A lot is packed into that paragraph, and if we were to go on and read each of these scholars in order to understand their classifications we would end up with an impressive grasp on the relationship of technology to culture. To these Postman adds his own schema. He divides cultures into three types: tool-using cultures, technocracies, and technopolies. Here is a quick overview for your consideration:
In a tool-using culture according to Postman, tools were “largely invented to do two things”: “solve specific and urgent problems of physical life” and “serve the symbolic world of art, politics, myth, ritual, and religion …” Additionally, “in a tool-using culture technology is not seen as autonomous, and is subject to the jurisdiction of some binding social or religious system.”

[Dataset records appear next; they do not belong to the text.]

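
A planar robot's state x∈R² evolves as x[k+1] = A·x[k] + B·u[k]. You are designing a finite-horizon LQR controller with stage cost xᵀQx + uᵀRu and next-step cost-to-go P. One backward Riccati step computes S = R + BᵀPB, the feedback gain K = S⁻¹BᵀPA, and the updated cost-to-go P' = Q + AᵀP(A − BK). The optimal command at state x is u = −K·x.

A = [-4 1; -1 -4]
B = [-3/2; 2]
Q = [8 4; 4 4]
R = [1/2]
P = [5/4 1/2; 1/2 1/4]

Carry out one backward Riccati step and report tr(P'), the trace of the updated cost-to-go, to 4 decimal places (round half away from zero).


26.7738

BᵀP = [-0.8750 -0.2500]
S = R + BᵀPB = [1/2] + [0.8125] = [1.3125]
BᵀPA = [3.7500 0.1250]
K = S⁻¹·BᵀPA = [2.8571 0.0952]
A−BK = [0.2857 1.1429; -6.7143 -4.1905]
AᵀP(A−BK) = [13.5357 3.1429; 3.1429 1.2381]
P' = Q + AᵀP(A−BK) = [21.5357 7.1429; 7.1429 5.2381]
tr(P') = 26.7738


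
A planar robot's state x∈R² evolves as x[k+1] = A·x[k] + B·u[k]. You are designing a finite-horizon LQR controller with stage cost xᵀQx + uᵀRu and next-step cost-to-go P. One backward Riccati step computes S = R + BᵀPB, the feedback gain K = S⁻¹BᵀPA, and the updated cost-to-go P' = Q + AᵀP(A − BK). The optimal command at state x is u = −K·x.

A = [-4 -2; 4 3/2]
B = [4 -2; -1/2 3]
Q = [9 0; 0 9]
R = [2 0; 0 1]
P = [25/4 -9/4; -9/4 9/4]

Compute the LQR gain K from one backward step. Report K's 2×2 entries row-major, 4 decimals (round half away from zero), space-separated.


BᵀP = [26.1250 -10.1250; -19.2500 11.2500]
S = R + BᵀPB = [2 0; 0 1] + [109.5625 -82.6250; -82.6250 72.2500] = [111.5625 -82.6250; -82.6250 73.2500]
BᵀPA = [-145.0000 -67.4375; 122.0000 55.3750]
K = S⁻¹·BᵀPA = [-0.4022 -0.2709; 1.2118 0.4504]
A−BK = [0.0325 -0.0155; 0.1634 0.0135]
AᵀP(A−BK) = [1.8349 0.7702; 0.7702 0.3525]
P' = Q + AᵀP(A−BK) = [10.8349 0.7702; 0.7702 9.3525]
tr(P') = 20.1874

-0.4022 -0.2709 1.2118 0.4504


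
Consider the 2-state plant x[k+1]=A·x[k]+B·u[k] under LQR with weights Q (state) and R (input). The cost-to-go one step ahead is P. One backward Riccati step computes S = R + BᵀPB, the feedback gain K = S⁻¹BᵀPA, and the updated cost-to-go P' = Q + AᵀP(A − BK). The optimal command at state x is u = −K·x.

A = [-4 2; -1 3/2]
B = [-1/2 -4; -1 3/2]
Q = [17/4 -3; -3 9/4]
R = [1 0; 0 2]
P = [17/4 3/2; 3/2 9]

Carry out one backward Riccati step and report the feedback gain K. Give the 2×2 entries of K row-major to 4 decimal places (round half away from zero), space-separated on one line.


1.9375 -1.7438 0.7162 -0.2556

BᵀP = [-3.6250 -9.7500; -14.7500 7.5000]
S = R + BᵀPB = [1 0; 0 2] + [11.5625 -0.1250; -0.1250 70.2500] = [12.5625 -0.1250; -0.1250 72.2500]
BᵀPA = [24.2500 -21.8750; 51.5000 -18.2500]
K = S⁻¹·BᵀPA = [1.9375 -1.7438; 0.7162 -0.2556]
A−BK = [-0.1666 0.1056; -0.1368 0.1396]
AᵀP(A−BK) = [5.1343 -4.0479; -4.0479 3.4386]
P' = Q + AᵀP(A−BK) = [9.3843 -7.0479; -7.0479 5.6886]
tr(P') = 15.0729


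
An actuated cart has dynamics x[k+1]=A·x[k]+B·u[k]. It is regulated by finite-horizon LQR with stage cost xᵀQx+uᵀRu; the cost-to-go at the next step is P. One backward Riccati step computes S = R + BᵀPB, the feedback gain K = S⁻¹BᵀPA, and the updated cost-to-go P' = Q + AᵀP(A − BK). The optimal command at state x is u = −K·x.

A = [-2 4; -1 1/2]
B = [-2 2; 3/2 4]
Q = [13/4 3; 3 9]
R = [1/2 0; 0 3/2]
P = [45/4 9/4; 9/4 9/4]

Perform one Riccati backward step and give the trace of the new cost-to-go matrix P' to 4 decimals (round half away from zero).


BᵀP = [-19.1250 -1.1250; 31.5000 13.5000]
S = R + BᵀPB = [1/2 0; 0 3/2] + [36.5625 -42.7500; -42.7500 117.0000] = [37.0625 -42.7500; -42.7500 118.5000]
BᵀPA = [39.3750 -77.0625; -76.5000 132.7500]
K = S⁻¹·BᵀPA = [0.5442 -1.3480; -0.4492 0.6339]
A−BK = [-0.0131 0.0360; -0.0194 -0.0137]
AᵀP(A−BK) = [0.4547 -0.7999; -0.7999 1.5242]
P' = Q + AᵀP(A−BK) = [3.7047 2.2001; 2.2001 10.5242]
tr(P') = 14.2290

14.2290


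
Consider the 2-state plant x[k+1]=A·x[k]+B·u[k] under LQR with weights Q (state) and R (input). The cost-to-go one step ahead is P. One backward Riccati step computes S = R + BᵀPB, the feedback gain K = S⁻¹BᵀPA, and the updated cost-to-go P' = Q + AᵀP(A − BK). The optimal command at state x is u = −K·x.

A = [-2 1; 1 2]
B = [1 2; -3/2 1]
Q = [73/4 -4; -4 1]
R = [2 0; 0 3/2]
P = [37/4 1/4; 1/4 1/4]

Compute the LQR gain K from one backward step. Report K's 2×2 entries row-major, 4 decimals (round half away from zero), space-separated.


BᵀP = [8.8750 -0.1250; 18.7500 0.7500]
S = R + BᵀPB = [2 0; 0 3/2] + [9.0625 17.6250; 17.6250 38.2500] = [11.0625 17.6250; 17.6250 39.7500]
BᵀPA = [-17.8750 8.6250; -36.7500 20.2500]
K = S⁻¹·BᵀPA = [-0.4866 -0.1089; -0.7088 0.5577]
A−BK = [-0.0959 -0.0065; 0.9789 1.2789]
AᵀP(A−BK) = [1.5047 -0.2004; -0.2004 0.8954]
P' = Q + AᵀP(A−BK) = [19.7547 -4.2004; -4.2004 1.8954]
tr(P') = 21.6501

-0.4866 -0.1089 -0.7088 0.5577


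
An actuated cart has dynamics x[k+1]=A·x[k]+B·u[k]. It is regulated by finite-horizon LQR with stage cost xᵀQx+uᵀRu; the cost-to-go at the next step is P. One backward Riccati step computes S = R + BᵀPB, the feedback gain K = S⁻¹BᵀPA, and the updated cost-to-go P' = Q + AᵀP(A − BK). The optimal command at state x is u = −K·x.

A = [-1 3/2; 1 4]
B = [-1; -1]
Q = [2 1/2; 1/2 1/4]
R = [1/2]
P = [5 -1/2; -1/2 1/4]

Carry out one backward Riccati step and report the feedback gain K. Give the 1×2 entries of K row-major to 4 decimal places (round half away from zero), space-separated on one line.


BᵀP = [-4.5000 0.2500]
S = R + BᵀPB = [1/2] + [4.2500] = [4.7500]
BᵀPA = [4.7500 -5.7500]
K = S⁻¹·BᵀPA = [1.0000 -1.2105]
A−BK = [0.0000 0.2895; 2.0000 2.7895]
AᵀP(A−BK) = [1.5000 0.5000; 0.5000 2.2895]
P' = Q + AᵀP(A−BK) = [3.5000 1.0000; 1.0000 2.5395]
tr(P') = 6.0395

1.0000 -1.2105


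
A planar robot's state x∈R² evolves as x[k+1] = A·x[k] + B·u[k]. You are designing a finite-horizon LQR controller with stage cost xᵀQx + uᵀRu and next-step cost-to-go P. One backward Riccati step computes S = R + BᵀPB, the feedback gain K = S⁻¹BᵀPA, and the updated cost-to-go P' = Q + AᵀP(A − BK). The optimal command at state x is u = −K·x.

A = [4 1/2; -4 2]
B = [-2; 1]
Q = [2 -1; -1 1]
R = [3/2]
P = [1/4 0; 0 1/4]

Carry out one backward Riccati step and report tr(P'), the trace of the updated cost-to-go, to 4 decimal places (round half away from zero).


8.7670

BᵀP = [-0.5000 0.2500]
S = R + BᵀPB = [3/2] + [1.2500] = [2.7500]
BᵀPA = [-3.0000 0.2500]
K = S⁻¹·BᵀPA = [-1.0909 0.0909]
A−BK = [1.8182 0.6818; -2.9091 1.9091]
AᵀP(A−BK) = [4.7273 -1.2273; -1.2273 1.0398]
P' = Q + AᵀP(A−BK) = [6.7273 -2.2273; -2.2273 2.0398]
tr(P') = 8.7670


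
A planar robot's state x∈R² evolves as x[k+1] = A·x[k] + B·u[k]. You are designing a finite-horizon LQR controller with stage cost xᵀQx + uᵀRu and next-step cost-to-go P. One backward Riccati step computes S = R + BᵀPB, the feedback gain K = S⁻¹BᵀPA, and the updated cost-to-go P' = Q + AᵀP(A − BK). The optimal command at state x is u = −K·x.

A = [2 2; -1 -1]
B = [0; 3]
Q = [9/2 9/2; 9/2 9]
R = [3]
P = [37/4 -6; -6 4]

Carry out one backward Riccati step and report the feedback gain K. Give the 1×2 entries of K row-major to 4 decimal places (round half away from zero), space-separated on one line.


-1.2308 -1.2308

BᵀP = [-18.0000 12.0000]
S = R + BᵀPB = [3] + [36.0000] = [39.0000]
BᵀPA = [-48.0000 -48.0000]
K = S⁻¹·BᵀPA = [-1.2308 -1.2308]
A−BK = [2.0000 2.0000; 2.6923 2.6923]
AᵀP(A−BK) = [5.9231 5.9231; 5.9231 5.9231]
P' = Q + AᵀP(A−BK) = [10.4231 10.4231; 10.4231 14.9231]
tr(P') = 25.3462


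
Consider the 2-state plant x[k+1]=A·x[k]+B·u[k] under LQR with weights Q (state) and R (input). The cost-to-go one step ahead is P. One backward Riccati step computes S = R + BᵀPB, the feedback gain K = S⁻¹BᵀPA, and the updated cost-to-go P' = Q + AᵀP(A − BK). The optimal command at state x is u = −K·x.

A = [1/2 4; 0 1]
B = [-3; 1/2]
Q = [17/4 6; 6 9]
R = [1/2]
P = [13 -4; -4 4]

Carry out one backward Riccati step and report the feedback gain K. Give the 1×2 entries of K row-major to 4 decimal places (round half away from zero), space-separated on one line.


-0.1571 -1.1494

BᵀP = [-41.0000 14.0000]
S = R + BᵀPB = [1/2] + [130.0000] = [130.5000]
BᵀPA = [-20.5000 -150.0000]
K = S⁻¹·BᵀPA = [-0.1571 -1.1494]
A−BK = [0.0287 0.5517; 0.0785 1.5747]
AᵀP(A−BK) = [0.0297 0.4368; 0.4368 7.5862]
P' = Q + AᵀP(A−BK) = [4.2797 6.4368; 6.4368 16.5862]
tr(P') = 20.8659


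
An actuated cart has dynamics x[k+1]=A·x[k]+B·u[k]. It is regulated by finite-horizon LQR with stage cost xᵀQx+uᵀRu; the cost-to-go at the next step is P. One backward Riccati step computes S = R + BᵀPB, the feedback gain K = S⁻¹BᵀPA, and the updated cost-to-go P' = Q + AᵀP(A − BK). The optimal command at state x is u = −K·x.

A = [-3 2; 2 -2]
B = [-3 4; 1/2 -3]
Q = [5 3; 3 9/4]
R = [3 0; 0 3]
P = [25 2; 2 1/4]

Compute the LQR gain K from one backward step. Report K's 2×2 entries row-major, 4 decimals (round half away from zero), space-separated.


BᵀP = [-74.0000 -5.8750; 94.0000 7.2500]
S = R + BᵀPB = [3 0; 0 3] + [219.0625 -278.3750; -278.3750 354.2500] = [222.0625 -278.3750; -278.3750 357.2500]
BᵀPA = [210.2500 -136.2500; -267.5000 173.5000]
K = S⁻¹·BᵀPA = [0.3515 -0.2051; -0.4749 0.3258]
A−BK = [-0.0460 0.0814; 0.3996 -0.9200]
AᵀP(A−BK) = [1.0665 -0.7163; -0.7163 0.5224]
P' = Q + AᵀP(A−BK) = [6.0665 2.2837; 2.2837 2.7724]
tr(P') = 8.8388

0.3515 -0.2051 -0.4749 0.3258


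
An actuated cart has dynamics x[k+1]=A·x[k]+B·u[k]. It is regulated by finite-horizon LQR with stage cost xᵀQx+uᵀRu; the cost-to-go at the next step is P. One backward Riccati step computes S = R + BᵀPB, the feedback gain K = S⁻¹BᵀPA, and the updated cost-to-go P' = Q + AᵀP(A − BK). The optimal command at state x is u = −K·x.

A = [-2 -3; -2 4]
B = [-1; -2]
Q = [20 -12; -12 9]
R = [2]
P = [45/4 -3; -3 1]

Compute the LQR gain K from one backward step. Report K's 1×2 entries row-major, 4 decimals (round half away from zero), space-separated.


1.6190 3.7619

BᵀP = [-5.2500 1.0000]
S = R + BᵀPB = [2] + [3.2500] = [5.2500]
BᵀPA = [8.5000 19.7500]
K = S⁻¹·BᵀPA = [1.6190 3.7619]
A−BK = [-0.3810 0.7619; 1.2381 11.5238]
AᵀP(A−BK) = [11.2381 33.5238; 33.5238 114.9524]
P' = Q + AᵀP(A−BK) = [31.2381 21.5238; 21.5238 123.9524]
tr(P') = 155.1905


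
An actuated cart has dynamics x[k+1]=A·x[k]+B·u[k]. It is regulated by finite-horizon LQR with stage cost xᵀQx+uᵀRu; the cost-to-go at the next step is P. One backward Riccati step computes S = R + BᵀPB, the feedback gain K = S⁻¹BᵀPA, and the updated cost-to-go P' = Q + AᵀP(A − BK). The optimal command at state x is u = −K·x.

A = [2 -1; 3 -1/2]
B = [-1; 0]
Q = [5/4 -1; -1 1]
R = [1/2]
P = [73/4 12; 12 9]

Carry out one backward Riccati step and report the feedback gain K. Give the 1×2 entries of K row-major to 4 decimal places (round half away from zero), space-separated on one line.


BᵀP = [-18.2500 -12.0000]
S = R + BᵀPB = [1/2] + [18.2500] = [18.7500]
BᵀPA = [-72.5000 24.2500]
K = S⁻¹·BᵀPA = [-3.8667 1.2933]
A−BK = [-1.8667 0.2933; 3.0000 -0.5000]
AᵀP(A−BK) = [17.6667 -4.2333; -4.2333 1.1367]
P' = Q + AᵀP(A−BK) = [18.9167 -5.2333; -5.2333 2.1367]
tr(P') = 21.0533

-3.8667 1.2933


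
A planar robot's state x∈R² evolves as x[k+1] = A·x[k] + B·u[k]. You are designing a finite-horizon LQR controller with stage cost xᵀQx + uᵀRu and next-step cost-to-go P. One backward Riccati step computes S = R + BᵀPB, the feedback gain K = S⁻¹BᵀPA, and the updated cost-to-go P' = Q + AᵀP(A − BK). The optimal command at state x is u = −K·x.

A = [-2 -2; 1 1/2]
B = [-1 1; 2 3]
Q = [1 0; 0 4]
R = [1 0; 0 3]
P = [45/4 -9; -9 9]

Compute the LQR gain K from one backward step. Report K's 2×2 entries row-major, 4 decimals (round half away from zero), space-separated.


1.2107 1.0964 -0.3189 -0.3937

BᵀP = [-29.2500 27.0000; -15.7500 18.0000]
S = R + BᵀPB = [1 0; 0 3] + [83.2500 51.7500; 51.7500 38.2500] = [84.2500 51.7500; 51.7500 41.2500]
BᵀPA = [85.5000 72.0000; 49.5000 40.5000]
K = S⁻¹·BᵀPA = [1.2107 1.0964; -0.3189 -0.3937]
A−BK = [-0.4704 -0.5099; -0.4647 -0.5118]
AᵀP(A−BK) = [2.2690 2.2437; 2.2437 2.2521]
P' = Q + AᵀP(A−BK) = [3.2690 2.2437; 2.2437 6.2521]
tr(P') = 9.5212


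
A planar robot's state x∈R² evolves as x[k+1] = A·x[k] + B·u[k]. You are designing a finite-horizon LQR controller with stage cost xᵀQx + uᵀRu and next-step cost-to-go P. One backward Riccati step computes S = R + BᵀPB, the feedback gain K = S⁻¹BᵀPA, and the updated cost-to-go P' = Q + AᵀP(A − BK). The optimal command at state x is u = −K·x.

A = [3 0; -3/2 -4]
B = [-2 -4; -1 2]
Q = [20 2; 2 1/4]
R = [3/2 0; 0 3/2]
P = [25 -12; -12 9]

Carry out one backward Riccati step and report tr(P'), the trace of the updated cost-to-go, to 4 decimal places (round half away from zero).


27.3842

BᵀP = [-38.0000 15.0000; -124.0000 66.0000]
S = R + BᵀPB = [3/2 0; 0 3/2] + [61.0000 182.0000; 182.0000 628.0000] = [62.5000 182.0000; 182.0000 629.5000]
BᵀPA = [-136.5000 -60.0000; -471.0000 -264.0000]
K = S⁻¹·BᵀPA = [-0.0329 1.6525; -0.7387 -0.8971]
A−BK = [-0.0206 -0.2836; -0.0555 -0.5532]
AᵀP(A−BK) = [0.8310 1.0093; 1.0093 6.3031]
P' = Q + AᵀP(A−BK) = [20.8310 3.0093; 3.0093 6.5531]
tr(P') = 27.3842


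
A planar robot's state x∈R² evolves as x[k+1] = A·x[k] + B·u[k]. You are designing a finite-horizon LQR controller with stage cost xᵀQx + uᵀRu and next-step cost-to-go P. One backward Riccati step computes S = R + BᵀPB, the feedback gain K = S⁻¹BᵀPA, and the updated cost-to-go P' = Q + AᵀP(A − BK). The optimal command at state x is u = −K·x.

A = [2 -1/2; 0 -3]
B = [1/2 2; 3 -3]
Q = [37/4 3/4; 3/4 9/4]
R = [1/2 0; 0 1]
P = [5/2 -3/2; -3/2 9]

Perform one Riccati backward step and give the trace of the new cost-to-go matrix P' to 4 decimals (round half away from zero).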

In a technocracy, society is “only loosely controlled by social custom and religious tradition” and it is “driven by the impulse to invent.” A technocracy, however, “does not have as its aim a grand reductionism in which human life must find its meaning in machinery and technique. Technopoly does.”
Technopoly, in Postman’s most succinct formulation, features “the submission of all forms of cultural life to the sovereignty of technique and technology.” Postman took the assumptions informing Frederick Taylor’s The Principles of Scientific Management to be more less the assumptions of the “thought-world of Technopoly.” These included the following beliefs:
- “the primary, if not the only, goal of human labor and thought is efficiency”
- “technical calculation is in all respects superior to human judgment”
- “human judgment cannot be trusted because it is plagued by laxity, ambiguity, and unnecessary complexity”
- “subjectivity is an obstacle to clear thinking”
- “what cannot be measured either does not exist or is of no value”
- “the affairs of citizens are best guided and conducted by experts.”
Ironically, in Postman’s view, these assumptions amount to a “technological theology.” In other words, while traditional theologies which governed tool-using cultures are displaced in a technocracy, in a Technolopy a governing ideology in the mode of theology is reintroduced to order society. The function of theology has not been eradicated, it has just been reconfigured, which rather reminds me of a Dylan tune:
But you’re gonna have to serve somebody, yes indeed You’re gonna have to serve somebody Well, it may be the devil or it may be the Lord
But you’re gonna have to serve somebody.